On occasions like this it is customary to use a tribute to such a legal luminary to address some issues that deserve the attention of members of the Bench and the Bar, with particular reference to the service of the deceased jurist. In the case of Late Honourable Justice P.K Nwokedi, there is the need to revisit the current practice of not elevating serving or retiring Chief Judges of the “High Courts”, who had served commendably, directly to the Supreme Court, instead of the Court of Appeal which is the current practice, to complete their service until they attain the age of seventy.

Late Honourable Justice P.K Nwokedi was succeeded at the Supreme Court by Late Honourable Justice Anthony I, Iguh, JSC, who came direct from his office as the Chief Judge of Anambra State in 1991, where he had served most diligently.

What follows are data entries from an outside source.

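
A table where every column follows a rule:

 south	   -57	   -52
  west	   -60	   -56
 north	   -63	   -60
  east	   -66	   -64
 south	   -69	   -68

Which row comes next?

west  -72  -72

Direction: south, west, north, east, south → west (repeats south → west → north → east).
Second component: -57, -60, -63, -66, -69 → -72 (−3 each step).
Third component — −4 each step: -52, -56, -60, -64, -68 → -72.
Putting it together: west  -72  -72.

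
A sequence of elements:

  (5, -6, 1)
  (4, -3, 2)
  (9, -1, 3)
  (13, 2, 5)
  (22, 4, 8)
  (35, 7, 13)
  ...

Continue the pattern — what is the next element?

(57, 9, 21)

For the first coordinate, each term is the sum of the two before it: 5, 4, 9, 13, 22, 35 → 57.
Second coordinate: alternating steps +3, +2, +3, +2, …, so -6, -3, -1, 2, 4, 7 → 9.
For the third coordinate, each term is the sum of the two before it: 1, 2, 3, 5, 8, 13 → 21.
Putting it together: (57, 9, 21).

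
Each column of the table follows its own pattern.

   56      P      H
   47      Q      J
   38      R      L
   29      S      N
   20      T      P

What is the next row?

First component: −9 each step, so 56, 47, 38, 29, 20 → 11.
First letter — letters move forward 1 place in the alphabet: P, Q, R, S, T → U.
Second letter: letters move forward 2 places in the alphabet; H, J, L, N, P → R.
So the next row is 11  U  R.

11  U  R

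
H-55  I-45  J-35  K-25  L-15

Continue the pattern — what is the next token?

M-5

Letter: letters move forward 1 place in the alphabet; H, I, J, K, L → M.
Second component: −10 each step; 55, 45, 35, 25, 15 → 5.
Combining the parts gives M-5.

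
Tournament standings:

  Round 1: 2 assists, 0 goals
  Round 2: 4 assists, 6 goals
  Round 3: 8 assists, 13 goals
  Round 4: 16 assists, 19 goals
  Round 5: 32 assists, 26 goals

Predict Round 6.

64 assists, 32 goals

Assists: ×2 each step; 2, 4, 8, 16, 32 → 64.
Goals goes 0, 6, 13, 19, 26 → 32 (alternating steps +6, +7, +6, +7, …).
Combining the parts gives 64 assists, 32 goals.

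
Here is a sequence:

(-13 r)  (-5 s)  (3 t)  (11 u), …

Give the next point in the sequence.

(19 v)

First slot: -13, -5, 3, 11 → 19 (+8 each step).
Letter: r, s, t, u → v (letters move forward 1 place in the alphabet).
Putting it together: (19 v).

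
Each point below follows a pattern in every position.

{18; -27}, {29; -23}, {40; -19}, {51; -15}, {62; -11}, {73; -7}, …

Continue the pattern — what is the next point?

First entry goes 18, 29, 40, 51, 62, 73 → 84 (+11 each step).
Second entry: +4 each step; -27, -23, -19, -15, -11, -7 → -3.
Combining the parts gives {84; -3}.

{84; -3}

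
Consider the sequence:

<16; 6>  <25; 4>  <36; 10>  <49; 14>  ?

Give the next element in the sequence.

<64; 24>

For the first part, perfect squares: 4², 5², 6², …: 16, 25, 36, 49 → 64.
Second part goes 6, 4, 10, 14 → 24 (each term is the sum of the two before it).
So the next element is <64; 24>.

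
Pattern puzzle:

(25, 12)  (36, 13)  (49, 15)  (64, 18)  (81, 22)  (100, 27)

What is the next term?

First part: perfect squares: 5², 6², 7², …, so 25, 36, 49, 64, 81, 100 → 121.
Second part goes 12, 13, 15, 18, 22, 27 → 33 (differences are 1, 2, 3, … (increasing by 1 each time)).
So the next term is (121, 33).

(121, 33)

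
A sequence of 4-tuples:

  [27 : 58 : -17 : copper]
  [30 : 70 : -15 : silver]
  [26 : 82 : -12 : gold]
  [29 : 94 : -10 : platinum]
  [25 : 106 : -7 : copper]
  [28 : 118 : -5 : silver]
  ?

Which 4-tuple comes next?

[24 : 130 : -2 : gold]

First coordinate: alternating steps +3, −4, +3, −4, …, so 27, 30, 26, 29, 25, 28 → 24.
For the second coordinate, +12 each step: 58, 70, 82, 94, 106, 118 → 130.
Third coordinate goes -17, -15, -12, -10, -7, -5 → -2 (alternating steps +2, +3, +2, +3, …).
For the metal, repeats copper → silver → gold → platinum: copper, silver, gold, platinum, copper, silver → gold.
So the next 4-tuple is [24 : 130 : -2 : gold].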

Also, from the same South Eastern zone, much earlier, Late Honourable Justice Chukwudifu Oputa, JSC, of renowned fame, was elevated directly from the office of Chief Judge of Imo State to the Supreme Court in 1984.

From the South West Zone, Late Justice Kayode Eso, JSC, was appointed Justice of the Supreme Court directly from his office as the Chief Judge of Oyo State in 1978. Also Hon. Justice E.B. Craig, JSC, was elevated from the office of Chief Judge of Ogun State to the Supreme Court in 1987. From the Northern Zone, Late Hon. Justice Saidu Kawu, JSC, rose to the Supreme Court from his office of the Chief Judge of Kwara State. All these direct appointments where made after the creation of the Court of Appeal in 1976!

The urgent need to resume a discussion on this issue, was underscored by the recent “Guidelines for the Conferment of the Rank of Senior Advocates of Nigeria”, published on 12th October, 2017, which placed much greater emphasis on a candidate’s “Final Judgments” of the High Court (20) than the Court of Appeal (5) and the Supreme Court (4) only. This is most appropriate, in my view, because it is at the High Courts that the witnesses are examined and cross examined and the major legal tussle between the parties and their counsel is engaged.

Throughout his career, in private practice and as a judicial officer, Late Honourable Justice P.K. Nwokedi exhibited the highest level of honour, dignity and integrity and his legacy as a lover of peace and transparency lives on!

We commend his soul to God and pray that He grants the entire Nwokedi family of Achalla and his five children, three of whom are lawyers (including our distinguished colleague, Uche Nwokedi, SAN) , Phyllis Obiageli Nwokedi (who recently retired as a Federal Permanent Secretary) and Afam Nwokedi,  the fortitude to bear this loss.